Page 92 of Hurt Me Not


Font Size:

It was hard to stay in the house. I'd been neglecting my duties at the office, working mostly through my phone. I didn't like going there either. I didn't have it in me to answer everyone's questions on where she’d gone and when she’d be coming back.

Pearl had touched everyone around her. No surprise there.

I found myself wishing I could join one of her classes so I could just sit there and watch her instead of standing outside like a creep.As if watching her inside would make me less so.

Just as I thought I couldn't take it anymore, people started coming out. I ducked behind a corner as I saw her. She was looking at her phone, barely looking at where she was going, navigating her surroundings almost on muscle memory.

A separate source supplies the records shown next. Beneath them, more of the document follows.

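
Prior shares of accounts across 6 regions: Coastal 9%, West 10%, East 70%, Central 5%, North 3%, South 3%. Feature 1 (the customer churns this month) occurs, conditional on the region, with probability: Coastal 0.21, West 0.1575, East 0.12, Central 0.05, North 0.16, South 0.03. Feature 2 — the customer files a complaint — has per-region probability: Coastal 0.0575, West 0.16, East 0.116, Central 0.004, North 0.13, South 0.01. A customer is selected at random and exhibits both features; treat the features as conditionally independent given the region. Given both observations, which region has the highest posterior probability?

Prior × likelihood for each hypothesis:
  Coastal: 0.09 × 0.21 × 0.0575 = 0.00108675
  West: 0.1 × 0.1575 × 0.16 = 0.00252
  East: 0.7 × 0.12 × 0.116 = 0.009744
  Central: 0.05 × 0.05 × 0.004 = 0.00001
  North: 0.03 × 0.16 × 0.13 = 0.000624
  South: 0.03 × 0.03 × 0.01 = 0.000009
Total = 0.01399375.
Largest term belongs to East, so East is most probable.

East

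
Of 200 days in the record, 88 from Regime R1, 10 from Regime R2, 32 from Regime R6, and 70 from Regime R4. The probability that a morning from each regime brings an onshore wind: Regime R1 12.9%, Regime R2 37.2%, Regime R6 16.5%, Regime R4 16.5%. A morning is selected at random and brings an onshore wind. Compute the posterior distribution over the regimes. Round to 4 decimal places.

Compute prior × likelihood for every hypothesis:
  Regime R1: 0.44 × 0.129 = 0.05676
  Regime R2: 0.05 × 0.372 = 0.0186
  Regime R6: 0.16 × 0.165 = 0.0264
  Regime R4: 0.35 × 0.165 = 0.05775
Total = 0.15951.
P(Regime R1 | onshore) = 0.05676/0.15951 ≈ 0.3558
P(Regime R2 | onshore) = 0.0186/0.15951 ≈ 0.1166
P(Regime R6 | onshore) = 0.0264/0.15951 ≈ 0.1655
P(Regime R4 | onshore) = 0.05775/0.15951 ≈ 0.3620

Regime R1 0.3558, Regime R2 0.1166, Regime R6 0.1655, Regime R4 0.3620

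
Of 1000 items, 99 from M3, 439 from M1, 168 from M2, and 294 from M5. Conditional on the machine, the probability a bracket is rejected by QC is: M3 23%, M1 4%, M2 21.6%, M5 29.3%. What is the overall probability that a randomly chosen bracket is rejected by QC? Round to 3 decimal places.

0.163

Compute prior × likelihood for every hypothesis:
  M3: 0.099 × 0.23 = 0.02277
  M1: 0.439 × 0.04 = 0.01756
  M2: 0.168 × 0.216 = 0.036288
  M5: 0.294 × 0.293 = 0.086142
P(rejected) = 0.02277 + 0.01756 + 0.036288 + 0.086142 = 0.16276 → 0.163.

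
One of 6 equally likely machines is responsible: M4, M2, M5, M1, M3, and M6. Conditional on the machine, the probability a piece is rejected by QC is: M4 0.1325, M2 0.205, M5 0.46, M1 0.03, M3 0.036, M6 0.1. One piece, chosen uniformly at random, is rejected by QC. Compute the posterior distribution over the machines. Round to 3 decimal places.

M4 0.138, M2 0.213, M5 0.477, M1 0.031, M3 0.037, M6 0.104

Since the prior is uniform, the posterior is proportional to the likelihood:
  M4: 0.1325
  M2: 0.205
  M5: 0.46
  M1: 0.03
  M3: 0.036
  M6: 0.1
Normalizing constant = 0.9635.
P(M4 | rejected) = 0.1325/0.9635 ≈ 0.138
P(M2 | rejected) = 0.205/0.9635 ≈ 0.213
P(M5 | rejected) = 0.46/0.9635 ≈ 0.477
P(M1 | rejected) = 0.03/0.9635 ≈ 0.031
P(M3 | rejected) = 0.036/0.9635 ≈ 0.037
P(M6 | rejected) = 0.1/0.9635 ≈ 0.104
(Check: 0.138+0.213+0.477+0.031+0.037+0.104 = 1.000.)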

So I followed her. Just like the creepy stalker I was trying so hard not to be.

I wonder if the bodyguards will call the cops on me. Or tell Jax. That would be even worse.

This whole thing was my fault. Yes, Pearl had messed up, but if it had really bothered me, I would've said something the first time she had.

I didn't give a shit about her mistakes. Even Derek and Henry got a good laugh about it after the fact. Apparently, it wasn't Henry's first rodeo, and he felt a little bad scaring the obviously new assistant.

She was never meant to be my assistant. I wanted her to be so much more than that. Still, I should have taken the time to prepare her for everything. Like she had pointed out, that was my job as her boss, and I totally failed her.

But the most important thing I should have done was admit how I felt about her. It was simple. I should've just come out and said that I loved her. That's what it was. I loved Pearl Meadows, and there was no changing that.

Instead, I just let her stand there in front of me, telling me how she felt, begging for me to do it too. And then I let her walk out the door.

Everything I’d been through led me to believe loving someone was a weakness. It gave someone else the tools to hurt you. Plus, it could just be taken away in a flash, like it never happened.

No matter how many times Pearl told me she liked me or submitted to me so prettily in the bedroom, I was afraid she would reject me as soon as I opened myself up to her fully.

That’s what had happened my entire life. I’d loved my mom, and she’d left. I’d loved my father—as a kid, you don’t know any better, do you?—and that ended up in violence, self-loathing,and pain. So much pain. And I was pretty sure that if I’d ever told him I loved him, he’d have punched me bloody for it.

I knew my parental trauma shouldn’t apply to my relationship with Pearl, but it had been so ingrained in my body and soul that it was almost second nature to me. Every time I thought of saying those three simple words, panic rose in me. It was like telling my body to take deep breaths of air, even as I was drowning.

Even though my love for Pearl was real, and I knew no other truth.

I followed Pearl home this time, the bodyguards trailing behind us. She liked to walk, much to my dismay. It would have been much safer if she called a taxi or even bought a car. It wasn’t like she didn't have the money. But there was no stopping Pearl as she put her mind to something, so walking it was.

She took the long road home and stopped by her old place of work, pausing in front of the boarded-up shop, confusion spreading across her face.

Is she looking for work again?

Pearl had more money than she would ever need, but that was the way she was. She wanted to make sure she didn’t depend on someone else. It made sense to search for employment opportunities.

She turned to the side as if she were looking for an explanation for the restaurant being closed and almost saw me. Fortunately, I was quick enough to hide in the alley.

It was me, Pearl. It shut down because of me.

I hadn't told her, but after they fired her, I rained hellfire on the restaurant.

I went in there, guns blazing, only to find her dear old manager getting his dick sucked by the waitress I’d met the day I’d eaten there. Unsurprising.

What was surprising was that the piece of shit didn’t want to hire Pearl back. Not after I threatened him, not after I told him I knew the millionaire Pearl supposedly hadn’t smiled at and could get him fired, not even after I promised to make his life a fucking living hell.

So, with one phone call to the owner of the place warning him to pull out and another to someone who happened to know someone in the Health Department, I shut them down pretty fast.

I even made a point of walking by as they were boarding up the place to give him a smirk.

I never wanted him to hire Pearl back. She deserved a lot better than that fucking job anyway. But no one was going to treat her like shit and get away with it.

That’s when it dawned on me.

I did that. I treated her like shit. And she didn’t deserve any of it.